124. En tant que mandataires, la révocation des dirigeants d’associations doit-elle survenir au cours d’une réunion de l’assemblée générale alors qu’elle n’était pas inscrite à l’ordre du jour ?
125. En transposant le principe de l’incident de séance aux associations, la jurisprudence semble y répondre de façon positive. Cette prise en compte de l’incident de séance (A), si elle est justifiée, doit cependant être relativisée (B).
A – La prise en compte de l’incident de séance
126. Le principe de l’incident de séance est prévu à l’art. L 225-105 du Code de commerce qui dispose que : « L’assemblée ne peut délibérer sur une question qui n’est pas inscrite à l’ordre du jour. Néanmoins, elle peut en toutes circonstances, révoquer un ou plusieurs administrateurs ou membres du conseil de surveillance et procéder à leur remplacement ». La loi de 1901 n’ayant pas envisagé cette situation, les juges ont transposé par trois arrêts[112] ces dispositions à des associations.
127. En statuant ainsi, les juges semblent faire de l’incident de séance un principe de droit commun des groupements (2) qu’ils soumettent cependant à certaines conditions (1).
1°) Les conditions de l’incident de séance
128. Bien que le débat ne relève que de la théorie[113], il semble que la jurisprudence n’admette pas aussi facilement, en droit des associations, l’incident de séance. Il convient peut-être de rappeler qu’en droit des sociétés, on l’admet « en toutes circonstances[114] ». En revanche, s’agissant des associations, l’examen de la jurisprudence le soumet à certaines exigences. Peu importe toutefois la nature de l’assemblée générale au cours de laquelle il est apparu[115].
C’est ainsi que dans l’arrêt de 1970[116], elle exige pour admettre la révocation sur incident de séance « des révélations inattendues d’une telle gravité qu’il était impossible aux membres de l’association de conserver leur confiance au comité de direction » ; dans l’arrêt du TGI de 1987[117] les juges admirent des incidents ayant conduit à « une situation irrémédiable ».

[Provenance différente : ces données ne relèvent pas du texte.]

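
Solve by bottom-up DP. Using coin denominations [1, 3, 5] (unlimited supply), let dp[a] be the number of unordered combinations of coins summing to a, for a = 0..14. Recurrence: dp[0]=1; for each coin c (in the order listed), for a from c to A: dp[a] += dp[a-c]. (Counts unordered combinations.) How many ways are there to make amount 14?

11

after  coin     0     1     2     3     4     5     6     7     8     9    10    11    12    13    14
          1     1     1     1     1     1     1     1     1     1     1     1     1     1     1     1
          3     1     1     1     2     2     2     3     3     3     4     4     4     5     5     5
          5     1     1     1     2     2     3     4     4     5     6     7     8     9    10    11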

129. En revanche, dans l’arrêt de 1994[118], les juges se sont tout simplement bornés à transposer l’art. 160 de la loi de 1966 (art. L 225-105 du Code de commerce) sans aucune exigence particulière. Et en cela, ils l’affirment comme un principe commun des groupements.
2°) L’incident de séance : principe commun des groupements
130. Considérer l’incident de séance comme un principe commun de tous les groupements revient à reconnaître l’existence de paralysie au sein de ceux-ci et la nécessité d’y remédier. En effet, dans un groupement de personnes, la révocation sur incident de séance permet d’éviter le maintien d’un dirigeant indésirable pour des raisons formelles. Même si l’exigence de formalité (en l’occurrence que l’assemblée générale ne délibère que sur les points inscrits à l’ordre du jour) permet de lutter contre les révocations abusives, elle ne saurait empêcher la révocation d’un dirigeant qui peut toujours résulter d’un incident de séance.

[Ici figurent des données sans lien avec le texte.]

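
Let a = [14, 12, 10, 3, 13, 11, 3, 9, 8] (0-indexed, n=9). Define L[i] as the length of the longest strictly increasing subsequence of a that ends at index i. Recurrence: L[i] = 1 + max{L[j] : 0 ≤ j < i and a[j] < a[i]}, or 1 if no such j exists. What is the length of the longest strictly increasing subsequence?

   i    0    1    2    3    4    5    6    7    8
a[i]   14   12   10    3   13   11    3    9    8
L[i]    1    1    1    1    2    2    1    2    2

2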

131. Toutefois, si le maintien de ce principe a pu être discuté[119] c’est davantage sa réelle utilité pour les associations qu’il convient d’examiner au travers de la relativité de cette prise en compte.

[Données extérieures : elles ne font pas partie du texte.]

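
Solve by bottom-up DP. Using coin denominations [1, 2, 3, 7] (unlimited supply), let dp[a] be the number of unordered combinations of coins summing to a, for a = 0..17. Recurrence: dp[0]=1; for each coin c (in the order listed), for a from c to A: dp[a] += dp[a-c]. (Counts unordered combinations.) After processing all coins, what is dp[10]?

17

after  coin     0     1     2     3     4     5     6     7     8     9    10    11    12    13    14    15    16    17
          1     1     1     1     1     1     1     1     1     1     1     1     1     1     1     1     1     1     1
          2     1     1     2     2     3     3     4     4     5     5     6     6     7     7     8     8     9     9
          3     1     1     2     3     4     5     7     8    10    12    14    16    19    21    24    27    30    33
          7     1     1     2     3     4     5     7     9    11    14    17    20    24    28    33    38    44    50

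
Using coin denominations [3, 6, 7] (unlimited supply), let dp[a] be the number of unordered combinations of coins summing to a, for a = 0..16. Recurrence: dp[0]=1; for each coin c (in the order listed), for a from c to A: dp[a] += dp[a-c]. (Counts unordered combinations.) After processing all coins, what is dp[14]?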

B – La relativité de cette prise en compte
132. La prise en compte de l’incident de séance en droit des associations revêt une portée relative car elle nous semble inutile (2) dans la mesure où elle n’est qu’une modalité de la révocation ad nutum des dirigeants d’associations (1).
1°) L’incident de séance : Une modalité de révocation ad nutum
133. Les dirigeants d’association, cela a déjà été évoqué, sont révocables ad nutum[120]. Ce n’est qu’une simple application de l’art. 2004 du C. civ.[121]
Par conséquent, n’est-il pas normal que leur révocation puisse résulter d’une décision de l’assemblée alors même qu’elle n’était pas inscrite à l’ordre du jour ? Et finalement « l’incident de séance » ne serait-il pas exigé qu’aux fins de lutter contre l’arbitraire dans les révocations ?
Il semble évident de répondre par l’affirmative. En effet, si le mandant peut révoquer sa procuration « quand bon lui semble », il ne faudrait pas qu’il en abuse. C’est pourquoi, la révocation doit être au moins inscrite à l’ordre du jour. Et si l’on y déroge, il faut au moins que cela soit justifié par des incidents de séance.
 Dès lors, il convient peut-être de parler de révocation ad nutum sur incident de séance[122] en droit associatif.
134. En cela, le recours au droit des sociétés, dans ce cas, semble inutile.
2°) L’inutilité de la transposition
135. Comme l’a si bien démontré un auteur[123], le recours au principe de l’incident de séance via l’art. L 225-105 pour justifier la révocation d’un dirigeant d’association est inutile. Dans la mesure où il est révocable ad nutum, plutôt que le droit des sociétés commerciales, le juge n’aurait-il pas pu invoquer la théorie du mandat, beaucoup plus générale ? [124]. Ce qui aurait conduit à admettre la révocation ad nutum du dirigeant d’association sans avoir à en justifier les motifs, quitte à l’indemniser si cette révocation s’avère a posteriori injustifiée et lui a causé un préjudice moral[125].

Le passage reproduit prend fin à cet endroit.